By Eliza PARTIKA
Downtown Glendale is now known for its shops, eateries and cars, but in the early 1900s Glendale’s commercial center was mostly citrus fields, railroad tracks, new developments and new businesses.
The fields, farmed by locals and owned by wealthy landowners such as W.C.B. Richardson and L. Brand, yielded fruit renowned for its beauty; so rich was the scent of oranges and strawberries that it wafted for miles. The land, converted almost overnight from dense, coarse brush to sprawling orchards, was advertised often in pamphlets encouraging people to move out to the idyllic hills.
“Once these hills were but sagebrush and desert, but now the productive esthetic orchards and gardens, flower areas, ornaments highways and lovely homes are here to bless and enrapture,” wrote a pamphlet advertising Tropico Beauties, Glendale’s most popular strawberry, in 1923.
And the railroads were the way to get there – and the way Glendale supported businesses with lumber and freight. The trains and trolleys ran from Glendale to Burbank to Montrose, and another on to Los Angeles. The bustle of the streets supported general stores, restaurants, the Glendale Hotel and hardware stores. Capitol Records had a pressing plant in Glendale that was supported by the rail.
It took many rail lines to support the industry in Glendale. In 1906, there were 2,000 people but in 1930 there were 30,000 – making Glendale the fastest growing city in California for its time.
Michael Morgan, member of the Glendale Historical Society and rail enthusiast, said landowners had a few choices with land as arable as that found in Glendale.
“When you have all this land, what are you going to do with it? You’re either going to make it agriculture, or you’re going to build houses,” said Morgan. “And the way to lure people out West, and move all these people, was the railroad.”
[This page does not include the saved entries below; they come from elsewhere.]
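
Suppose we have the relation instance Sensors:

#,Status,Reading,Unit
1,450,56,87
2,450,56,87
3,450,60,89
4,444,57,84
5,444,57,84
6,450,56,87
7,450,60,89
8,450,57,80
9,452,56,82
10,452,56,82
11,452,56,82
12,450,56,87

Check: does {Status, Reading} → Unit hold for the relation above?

(Status=450, Reading=56): rows 1, 2, 6, 12 → Unit = 87, 87, 87, 87 ✓
(Status=450, Reading=60): rows 3, 7 → Unit = 89, 89 ✓
(Status=444, Reading=57): rows 4, 5 → Unit = 84, 84 ✓
(Status=450, Reading=57): row 8 → Unit = 80 ✓
(Status=452, Reading=56): rows 9, 10, 11 → Unit = 82, 82, 82 ✓
Every {Status, Reading} value is associated with a single Unit value, so {Status, Reading} → Unit holds.

Yes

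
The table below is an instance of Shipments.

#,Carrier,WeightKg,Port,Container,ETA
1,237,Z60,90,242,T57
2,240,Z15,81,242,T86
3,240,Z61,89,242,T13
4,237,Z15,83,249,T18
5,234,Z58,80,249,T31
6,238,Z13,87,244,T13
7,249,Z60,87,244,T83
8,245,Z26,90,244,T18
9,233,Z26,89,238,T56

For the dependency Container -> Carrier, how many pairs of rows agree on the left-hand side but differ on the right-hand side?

6

Container=242: violating pairs (1,2), (1,3) — 2 pairs.
Container=249: violating pairs (4,5) — 1 pair.
Container=244: violating pairs (6,7), (6,8), (7,8) — 3 pairs.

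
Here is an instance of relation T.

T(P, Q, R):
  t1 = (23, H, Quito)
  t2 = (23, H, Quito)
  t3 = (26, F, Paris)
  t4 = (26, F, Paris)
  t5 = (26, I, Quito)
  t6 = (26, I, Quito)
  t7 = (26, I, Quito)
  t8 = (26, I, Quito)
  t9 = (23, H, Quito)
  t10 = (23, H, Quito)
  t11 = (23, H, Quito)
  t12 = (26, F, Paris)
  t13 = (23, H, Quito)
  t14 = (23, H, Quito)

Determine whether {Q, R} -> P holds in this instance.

Yes

(Q=H, R=Quito): rows 1, 2, 9, 10, 11, 13, 14 → P = 23, 23, 23, 23, 23, 23, 23 ✓
(Q=F, R=Paris): rows 3, 4, 12 → P = 26, 26, 26 ✓
(Q=I, R=Quito): rows 5, 6, 7, 8 → P = 26, 26, 26, 26 ✓
Every {Q, R} value is associated with a single P value, so {Q, R} -> P holds.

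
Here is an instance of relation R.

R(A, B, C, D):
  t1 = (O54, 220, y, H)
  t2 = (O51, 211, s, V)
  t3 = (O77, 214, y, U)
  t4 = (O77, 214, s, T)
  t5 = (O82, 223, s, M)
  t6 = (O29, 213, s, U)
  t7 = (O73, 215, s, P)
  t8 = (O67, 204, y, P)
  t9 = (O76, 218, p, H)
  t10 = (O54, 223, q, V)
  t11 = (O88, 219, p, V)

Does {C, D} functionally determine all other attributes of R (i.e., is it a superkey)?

Yes

All 11 rows have distinct {C, D} values, so {C, D} → (all attributes) holds and {C, D} is a superkey.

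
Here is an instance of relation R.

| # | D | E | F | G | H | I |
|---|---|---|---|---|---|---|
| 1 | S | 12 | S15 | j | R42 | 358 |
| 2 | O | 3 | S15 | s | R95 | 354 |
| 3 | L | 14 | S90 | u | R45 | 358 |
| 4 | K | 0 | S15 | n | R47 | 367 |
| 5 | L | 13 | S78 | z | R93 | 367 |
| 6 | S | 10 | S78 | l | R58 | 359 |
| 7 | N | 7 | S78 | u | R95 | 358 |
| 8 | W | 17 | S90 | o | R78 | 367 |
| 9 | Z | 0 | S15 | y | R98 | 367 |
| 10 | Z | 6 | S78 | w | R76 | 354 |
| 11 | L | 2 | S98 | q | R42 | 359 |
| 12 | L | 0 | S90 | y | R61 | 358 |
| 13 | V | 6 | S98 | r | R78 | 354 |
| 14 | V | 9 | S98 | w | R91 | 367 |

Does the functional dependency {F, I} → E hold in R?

No

(F=S15, I=358): row 1 → E = 12 ✓
(F=S15, I=354): row 2 → E = 3 ✓
(F=S90, I=358): rows 3, 12 → E takes values {14, 0} — violation
(F=S15, I=367): rows 4, 9 → E = 0, 0 ✓
(F=S78, I=367): row 5 → E = 13 ✓
(F=S78, I=359): row 6 → E = 10 ✓
(F=S78, I=358): row 7 → E = 7 ✓
(F=S90, I=367): row 8 → E = 17 ✓
(F=S78, I=354): row 10 → E = 6 ✓
(F=S98, I=359): row 11 → E = 2 ✓
(F=S98, I=354): row 13 → E = 6 ✓
(F=S98, I=367): row 14 → E = 9 ✓
Two rows agree on {F, I} but differ on E, so {F, I} → E does not hold.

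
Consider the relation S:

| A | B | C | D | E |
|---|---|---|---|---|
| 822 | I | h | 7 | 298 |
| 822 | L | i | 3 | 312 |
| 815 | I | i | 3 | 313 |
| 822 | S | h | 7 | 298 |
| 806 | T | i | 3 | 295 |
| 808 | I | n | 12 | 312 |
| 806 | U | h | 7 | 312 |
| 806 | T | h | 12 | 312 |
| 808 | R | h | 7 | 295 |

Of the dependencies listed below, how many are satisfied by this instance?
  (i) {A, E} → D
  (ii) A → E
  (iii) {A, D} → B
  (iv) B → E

(i) {A, E} → D: (A=806, E=312): 2 rows → D takes values {7, 12} — violation — fails.
(ii) A → E: A=822: 3 rows → E takes values {298, 312} — violation; A=806: 3 rows → E takes values {295, 312} — violation; A=808: 2 rows → E takes values {312, 295} — violation — fails.
(iii) {A, D} → B: (A=822, D=7): 2 rows → B takes values {I, S} — violation — fails.
(iv) B → E: B=I: 3 rows → E takes values {298, 313, 312} — violation; B=T: 2 rows → E takes values {295, 312} — violation — fails.
None of the 4 dependencies hold.

0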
Businesses built in Glendale thrived because of the allure of the railroad, one of the first running into Los Angeles from that location. The current Glendale train depot was built by the Southern Pacific Railroad in the Mission Revival Style in 1923. It had replaced an older depot dating to 1883. W.C.B. Richardson donated part of his land for the rails to be built; the rest of his land was sprawling fields of citrus. The original railroad, which either came up through Brand Boulevard or Glendale Avenue and along the Forest Lawn Cemetery entrance on San Fernando Road, can still be seen today, peeking out of the concrete in front of the far side of the cemetery.
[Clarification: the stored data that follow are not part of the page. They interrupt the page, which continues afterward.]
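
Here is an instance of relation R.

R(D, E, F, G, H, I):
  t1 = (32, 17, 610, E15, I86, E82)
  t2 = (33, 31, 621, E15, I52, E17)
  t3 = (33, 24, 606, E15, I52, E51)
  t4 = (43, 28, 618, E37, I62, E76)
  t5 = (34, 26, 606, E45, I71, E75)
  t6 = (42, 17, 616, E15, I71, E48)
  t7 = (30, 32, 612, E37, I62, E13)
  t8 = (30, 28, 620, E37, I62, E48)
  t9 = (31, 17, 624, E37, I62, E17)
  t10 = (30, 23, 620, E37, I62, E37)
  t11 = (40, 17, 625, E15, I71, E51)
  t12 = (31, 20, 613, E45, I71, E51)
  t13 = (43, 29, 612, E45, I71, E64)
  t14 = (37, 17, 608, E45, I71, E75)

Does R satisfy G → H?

G=E15: rows 1, 2, 3, 6, 11 → H takes values {I86, I52, I71} — violation
G=E37: rows 4, 7, 8, 9, 10 → H = I62, I62, I62, I62, I62 ✓
G=E45: rows 5, 12, 13, 14 → H = I71, I71, I71, I71 ✓
Two rows agree on G but differ on H, so G → H does not hold.

No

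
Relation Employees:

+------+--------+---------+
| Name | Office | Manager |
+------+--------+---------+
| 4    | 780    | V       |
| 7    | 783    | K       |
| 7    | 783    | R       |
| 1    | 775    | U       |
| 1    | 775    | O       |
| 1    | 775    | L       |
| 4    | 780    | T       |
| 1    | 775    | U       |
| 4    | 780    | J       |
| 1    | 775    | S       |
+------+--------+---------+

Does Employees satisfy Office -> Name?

Office=780: 3 rows → Name = 4, 4, 4 ✓
Office=783: 2 rows → Name = 7, 7 ✓
Office=775: 5 rows → Name = 1, 1, 1, 1, 1 ✓
Every Office value is associated with a single Name value, so Office -> Name holds.

Yes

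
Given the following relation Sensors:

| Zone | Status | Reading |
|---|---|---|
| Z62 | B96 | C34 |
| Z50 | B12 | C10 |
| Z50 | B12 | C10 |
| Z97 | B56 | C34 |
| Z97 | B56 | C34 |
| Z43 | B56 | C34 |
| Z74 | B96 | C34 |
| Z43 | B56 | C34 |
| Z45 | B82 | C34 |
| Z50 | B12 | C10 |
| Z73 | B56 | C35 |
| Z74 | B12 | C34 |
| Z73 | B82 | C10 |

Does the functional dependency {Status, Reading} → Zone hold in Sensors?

(Status=B96, Reading=C34): 2 rows → Zone takes values {Z62, Z74} — violation
(Status=B12, Reading=C10): 3 rows → Zone = Z50, Z50, Z50 ✓
(Status=B56, Reading=C34): 4 rows → Zone takes values {Z97, Z43} — violation
(Status=B82, Reading=C34): 1 row → Zone = Z45 ✓
(Status=B56, Reading=C35): 1 row → Zone = Z73 ✓
(Status=B12, Reading=C34): 1 row → Zone = Z74 ✓
(Status=B82, Reading=C10): 1 row → Zone = Z73 ✓
Two rows agree on {Status, Reading} but differ on Zone, so {Status, Reading} → Zone does not hold.

No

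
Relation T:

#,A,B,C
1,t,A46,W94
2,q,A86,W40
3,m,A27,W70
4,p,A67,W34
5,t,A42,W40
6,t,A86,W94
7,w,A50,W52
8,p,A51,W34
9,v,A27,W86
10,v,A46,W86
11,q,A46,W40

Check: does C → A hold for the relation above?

No

C=W94: rows 1, 6 → A = t, t ✓
C=W40: rows 2, 5, 11 → A takes values {q, t} — violation
C=W70: row 3 → A = m ✓
C=W34: rows 4, 8 → A = p, p ✓
C=W52: row 7 → A = w ✓
C=W86: rows 9, 10 → A = v, v ✓
Two rows agree on C but differ on A, so C → A does not hold.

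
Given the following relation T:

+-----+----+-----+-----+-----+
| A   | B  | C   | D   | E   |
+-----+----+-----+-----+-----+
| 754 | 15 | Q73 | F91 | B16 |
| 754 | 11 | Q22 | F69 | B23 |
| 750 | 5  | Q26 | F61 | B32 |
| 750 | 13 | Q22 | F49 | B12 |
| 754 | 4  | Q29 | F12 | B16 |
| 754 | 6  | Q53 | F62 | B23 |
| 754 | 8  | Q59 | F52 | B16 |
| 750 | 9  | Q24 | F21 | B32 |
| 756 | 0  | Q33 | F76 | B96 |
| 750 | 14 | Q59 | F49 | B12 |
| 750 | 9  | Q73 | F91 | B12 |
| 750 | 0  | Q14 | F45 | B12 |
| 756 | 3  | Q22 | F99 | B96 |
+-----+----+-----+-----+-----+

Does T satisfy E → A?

Yes

E=B16: 3 rows → A = 754, 754, 754 ✓
E=B23: 2 rows → A = 754, 754 ✓
E=B32: 2 rows → A = 750, 750 ✓
E=B12: 4 rows → A = 750, 750, 750, 750 ✓
E=B96: 2 rows → A = 756, 756 ✓
Every E value is associated with a single A value, so E → A holds.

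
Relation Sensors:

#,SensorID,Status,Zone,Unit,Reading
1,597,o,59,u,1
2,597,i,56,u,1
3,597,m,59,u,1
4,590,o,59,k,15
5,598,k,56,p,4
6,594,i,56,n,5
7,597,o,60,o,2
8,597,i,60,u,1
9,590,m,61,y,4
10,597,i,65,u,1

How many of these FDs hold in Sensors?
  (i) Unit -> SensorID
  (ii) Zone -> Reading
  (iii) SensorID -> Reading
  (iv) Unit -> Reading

2

(i) Unit -> SensorID: every LHS value maps to a single RHS value — holds.
(ii) Zone -> Reading: Zone=59: rows 1, 3, 4 → Reading takes values {1, 15} — violation; Zone=56: rows 2, 5, 6 → Reading takes values {1, 4, 5} — violation; Zone=60: rows 7, 8 → Reading takes values {2, 1} — violation — fails.
(iii) SensorID -> Reading: SensorID=597: rows 1, 2, 3, 7, 8, 10 → Reading takes values {1, 2} — violation; SensorID=590: rows 4, 9 → Reading takes values {15, 4} — violation — fails.
(iv) Unit -> Reading: every LHS value maps to a single RHS value — holds.
2 of the 4 dependencies hold.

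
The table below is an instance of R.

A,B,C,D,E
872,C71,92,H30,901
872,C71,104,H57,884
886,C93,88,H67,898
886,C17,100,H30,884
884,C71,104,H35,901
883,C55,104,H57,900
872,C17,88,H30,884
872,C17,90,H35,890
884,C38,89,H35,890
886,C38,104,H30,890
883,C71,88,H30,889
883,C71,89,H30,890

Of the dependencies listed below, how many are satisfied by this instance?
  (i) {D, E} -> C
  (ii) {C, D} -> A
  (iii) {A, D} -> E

(i) {D, E} -> C: (D=H30, E=884): 2 rows → C takes values {100, 88} — violation; (D=H35, E=890): 2 rows → C takes values {90, 89} — violation; (D=H30, E=890): 2 rows → C takes values {104, 89} — violation — fails.
(ii) {C, D} -> A: (C=104, D=H57): 2 rows → A takes values {872, 883} — violation; (C=88, D=H30): 2 rows → A takes values {872, 883} — violation — fails.
(iii) {A, D} -> E: (A=872, D=H30): 2 rows → E takes values {901, 884} — violation; (A=886, D=H30): 2 rows → E takes values {884, 890} — violation; (A=884, D=H35): 2 rows → E takes values {901, 890} — violation; (A=883, D=H30): 2 rows → E takes values {889, 890} — violation — fails.
None of the 3 dependencies hold.

0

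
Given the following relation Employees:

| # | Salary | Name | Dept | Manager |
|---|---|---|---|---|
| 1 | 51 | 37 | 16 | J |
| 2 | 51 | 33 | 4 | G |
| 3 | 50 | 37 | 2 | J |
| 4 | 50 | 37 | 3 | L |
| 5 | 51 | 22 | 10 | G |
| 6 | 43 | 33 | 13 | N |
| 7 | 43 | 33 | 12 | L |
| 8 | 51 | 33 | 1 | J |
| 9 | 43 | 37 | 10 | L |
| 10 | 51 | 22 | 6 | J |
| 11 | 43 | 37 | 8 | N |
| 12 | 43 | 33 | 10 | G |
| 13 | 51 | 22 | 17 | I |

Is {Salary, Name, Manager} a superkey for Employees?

All 13 rows have distinct {Salary, Name, Manager} values, so {Salary, Name, Manager} → (all attributes) holds and {Salary, Name, Manager} is a superkey.

Yes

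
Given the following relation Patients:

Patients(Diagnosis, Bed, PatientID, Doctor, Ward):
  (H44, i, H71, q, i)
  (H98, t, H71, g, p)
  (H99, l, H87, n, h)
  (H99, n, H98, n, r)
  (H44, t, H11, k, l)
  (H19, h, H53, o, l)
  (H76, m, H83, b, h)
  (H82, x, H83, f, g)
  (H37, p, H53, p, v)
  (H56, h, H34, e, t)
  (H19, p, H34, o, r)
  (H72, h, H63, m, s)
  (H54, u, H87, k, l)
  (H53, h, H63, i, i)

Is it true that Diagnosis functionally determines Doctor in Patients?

Diagnosis=H44: 2 rows → Doctor takes values {q, k} — violation
Diagnosis=H98: 1 row → Doctor = g ✓
Diagnosis=H99: 2 rows → Doctor = n, n ✓
Diagnosis=H19: 2 rows → Doctor = o, o ✓
Diagnosis=H76: 1 row → Doctor = b ✓
Diagnosis=H82: 1 row → Doctor = f ✓
Diagnosis=H37: 1 row → Doctor = p ✓
Diagnosis=H56: 1 row → Doctor = e ✓
Diagnosis=H72: 1 row → Doctor = m ✓
Diagnosis=H54: 1 row → Doctor = k ✓
Diagnosis=H53: 1 row → Doctor = i ✓
Two rows agree on Diagnosis but differ on Doctor, so Diagnosis -> Doctor does not hold.

No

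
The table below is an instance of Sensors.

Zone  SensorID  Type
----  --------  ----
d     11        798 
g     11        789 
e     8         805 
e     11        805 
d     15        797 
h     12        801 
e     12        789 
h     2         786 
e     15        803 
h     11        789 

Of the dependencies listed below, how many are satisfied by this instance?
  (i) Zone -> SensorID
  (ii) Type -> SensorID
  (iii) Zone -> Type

0

(i) Zone -> SensorID: Zone=d: 2 rows → SensorID takes values {11, 15} — violation; Zone=e: 4 rows → SensorID takes values {8, 11, 12, 15} — violation; Zone=h: 3 rows → SensorID takes values {12, 2, 11} — violation — fails.
(ii) Type -> SensorID: Type=789: 3 rows → SensorID takes values {11, 12} — violation; Type=805: 2 rows → SensorID takes values {8, 11} — violation — fails.
(iii) Zone -> Type: Zone=d: 2 rows → Type takes values {798, 797} — violation; Zone=e: 4 rows → Type takes values {805, 789, 803} — violation; Zone=h: 3 rows → Type takes values {801, 786, 789} — violation — fails.
None of the 3 dependencies hold.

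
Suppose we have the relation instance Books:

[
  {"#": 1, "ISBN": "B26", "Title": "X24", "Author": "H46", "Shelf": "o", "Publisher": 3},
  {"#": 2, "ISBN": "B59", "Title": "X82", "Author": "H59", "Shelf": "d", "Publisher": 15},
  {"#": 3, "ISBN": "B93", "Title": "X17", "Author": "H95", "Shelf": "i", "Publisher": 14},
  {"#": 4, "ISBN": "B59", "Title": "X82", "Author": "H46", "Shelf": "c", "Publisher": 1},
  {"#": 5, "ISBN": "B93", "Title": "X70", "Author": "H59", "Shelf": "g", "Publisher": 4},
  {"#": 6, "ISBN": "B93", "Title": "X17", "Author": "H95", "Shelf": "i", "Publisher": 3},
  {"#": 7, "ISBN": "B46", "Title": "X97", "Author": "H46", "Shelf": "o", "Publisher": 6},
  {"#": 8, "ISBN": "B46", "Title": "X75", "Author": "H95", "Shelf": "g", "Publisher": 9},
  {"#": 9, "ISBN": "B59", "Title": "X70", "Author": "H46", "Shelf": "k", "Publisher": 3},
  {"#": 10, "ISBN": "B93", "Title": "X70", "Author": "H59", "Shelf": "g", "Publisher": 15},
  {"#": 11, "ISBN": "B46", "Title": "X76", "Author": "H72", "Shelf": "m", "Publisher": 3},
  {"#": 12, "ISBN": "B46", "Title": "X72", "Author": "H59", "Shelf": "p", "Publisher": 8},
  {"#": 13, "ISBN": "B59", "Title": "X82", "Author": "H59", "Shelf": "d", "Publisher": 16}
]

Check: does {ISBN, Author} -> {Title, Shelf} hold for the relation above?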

Edgar Douglas Goode of the Glendale Improvement Association convinced Richardson to run a rail line through Glendale. At the time of the original founding in 1883, Glendale was not an officially incorporated city but shared by the city of Tropico. E.D. Goode’s addition of a railroad, as well as the City of Glendale’s control of resources like water to run its city, contributed to the dissolution of Tropico in 1917. Goode, originally from Illinois, moved to Eagle Rock and then to Glendale in 1881. He negotiated the Pacific Electric Railway’s Los Angeles Inter-Urban transit, bringing trolleys to Glendale in 1904. The trolleys ran down Brand Boulevard and up to Glenoaks Boulevard where another line, which Goode also helped found, ran down Glenoaks to Eagle Rock. Between 1909 and 1933, Glendale was the fastest growing city in California. The Glendale-Burbank line, founded by Goode in 1904, took residents from the Burbank area down Pacific Boulevard where, following Glendale Avenue and passing over the Verdugo Wash, the line continued with stops at crossstreets from Doran Street all the way to Maple, Chevy Chase and even San Fernando Road. As they rolled down Chevy Chase, residents and tourists alike would have seen fields of citrus that stretched almost from the rail line to the train depot. The line continued until 1955 when automobiles replaced public transportation in Glendale.
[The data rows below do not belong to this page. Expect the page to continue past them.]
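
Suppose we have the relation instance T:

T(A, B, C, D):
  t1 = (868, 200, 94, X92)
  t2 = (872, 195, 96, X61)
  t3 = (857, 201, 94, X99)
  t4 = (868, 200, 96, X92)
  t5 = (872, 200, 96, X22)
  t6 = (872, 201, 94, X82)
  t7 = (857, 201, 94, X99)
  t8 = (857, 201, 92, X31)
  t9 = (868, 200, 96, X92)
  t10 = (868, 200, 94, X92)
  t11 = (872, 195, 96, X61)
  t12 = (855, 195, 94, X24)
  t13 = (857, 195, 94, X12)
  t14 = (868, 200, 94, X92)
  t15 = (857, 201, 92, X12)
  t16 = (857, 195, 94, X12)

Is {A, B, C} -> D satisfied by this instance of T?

(A=868, B=200, C=94): rows 1, 10, 14 → D = X92, X92, X92 ✓
(A=872, B=195, C=96): rows 2, 11 → D = X61, X61 ✓
(A=857, B=201, C=94): rows 3, 7 → D = X99, X99 ✓
(A=868, B=200, C=96): rows 4, 9 → D = X92, X92 ✓
(A=872, B=200, C=96): row 5 → D = X22 ✓
(A=872, B=201, C=94): row 6 → D = X82 ✓
(A=857, B=201, C=92): rows 8, 15 → D takes values {X31, X12} — violation
(A=855, B=195, C=94): row 12 → D = X24 ✓
(A=857, B=195, C=94): rows 13, 16 → D = X12, X12 ✓
Two rows agree on {A, B, C} but differ on D, so {A, B, C} -> D does not hold.

No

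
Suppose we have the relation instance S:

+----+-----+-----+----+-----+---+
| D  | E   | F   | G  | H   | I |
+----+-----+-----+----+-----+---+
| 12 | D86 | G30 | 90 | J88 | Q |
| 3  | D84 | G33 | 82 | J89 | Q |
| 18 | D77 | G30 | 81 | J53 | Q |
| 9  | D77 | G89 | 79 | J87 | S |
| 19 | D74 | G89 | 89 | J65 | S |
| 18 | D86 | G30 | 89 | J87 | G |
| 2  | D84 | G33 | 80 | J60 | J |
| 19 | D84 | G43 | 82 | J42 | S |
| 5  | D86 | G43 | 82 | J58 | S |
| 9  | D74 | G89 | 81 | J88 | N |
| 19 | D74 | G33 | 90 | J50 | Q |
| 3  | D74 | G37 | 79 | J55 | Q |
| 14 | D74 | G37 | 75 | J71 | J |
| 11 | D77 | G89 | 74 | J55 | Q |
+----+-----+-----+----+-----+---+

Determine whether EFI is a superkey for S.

Yes

All 14 rows have distinct EFI values, so EFI → (all attributes) holds and EFI is a superkey.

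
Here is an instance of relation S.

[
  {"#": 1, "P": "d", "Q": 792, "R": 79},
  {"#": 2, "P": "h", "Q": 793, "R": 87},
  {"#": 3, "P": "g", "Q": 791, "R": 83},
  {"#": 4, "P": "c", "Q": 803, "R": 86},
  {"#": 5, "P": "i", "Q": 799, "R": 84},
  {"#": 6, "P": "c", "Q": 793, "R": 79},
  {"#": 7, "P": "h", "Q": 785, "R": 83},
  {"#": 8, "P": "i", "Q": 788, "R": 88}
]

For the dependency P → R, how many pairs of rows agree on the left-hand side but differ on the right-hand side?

3

P=h: violating pairs (2,7) — 1 pair.
P=c: violating pairs (4,6) — 1 pair.
P=i: violating pairs (5,8) — 1 pair.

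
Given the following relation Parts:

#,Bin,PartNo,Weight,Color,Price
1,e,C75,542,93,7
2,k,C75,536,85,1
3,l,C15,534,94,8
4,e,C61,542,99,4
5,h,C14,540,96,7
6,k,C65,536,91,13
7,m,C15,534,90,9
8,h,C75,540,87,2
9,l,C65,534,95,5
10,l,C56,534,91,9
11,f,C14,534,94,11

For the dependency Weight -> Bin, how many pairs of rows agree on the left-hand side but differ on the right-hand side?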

One of the famous residents who was lured to the Glendale-Pasadena area was Henry Huntington. His uncle, Collis Huntington, was in charge of the Southern Pacific Railway and told Henry about the vast opportunities out West. Other notable railway contributors included Eli Clark and Moses M. Sherman, architects of the Pasadena-Los Angeles railway, and J.W.M Burton, who helped build the railway to Montrose.
It was a big deal to go to Montrose in Glendale. Burton’s daughters, Zelma and Emma Burton, would often take their friends to Montrose from Glendale. In 1915, a few years after Montrose was founded, a picture of them and their friends was put into the yearbook.
Sightseers, business people and pleasure seekers coming from Los Angeles would take the line from below Tropico down Riverside Drive and would arrive at Brand Boulevard where they would encounter a bustling Brand Boulevard, hemmed by the original six-story bank building on Brand and Broadway, which still stands today. They would see and smell the citrus for miles. And many who immigrated from states like Iowa, where the luxury of growing lemons or oranges was rare, would decide to put down roots. A company called Mission Pack made it possible for residents to send to their relatives in the Midwest or the East Coast packaged lemons, oranges, and strawberries to enjoy.
Some of the citrus trees and the grandchildren of those original trees can be found in yards around Glendale.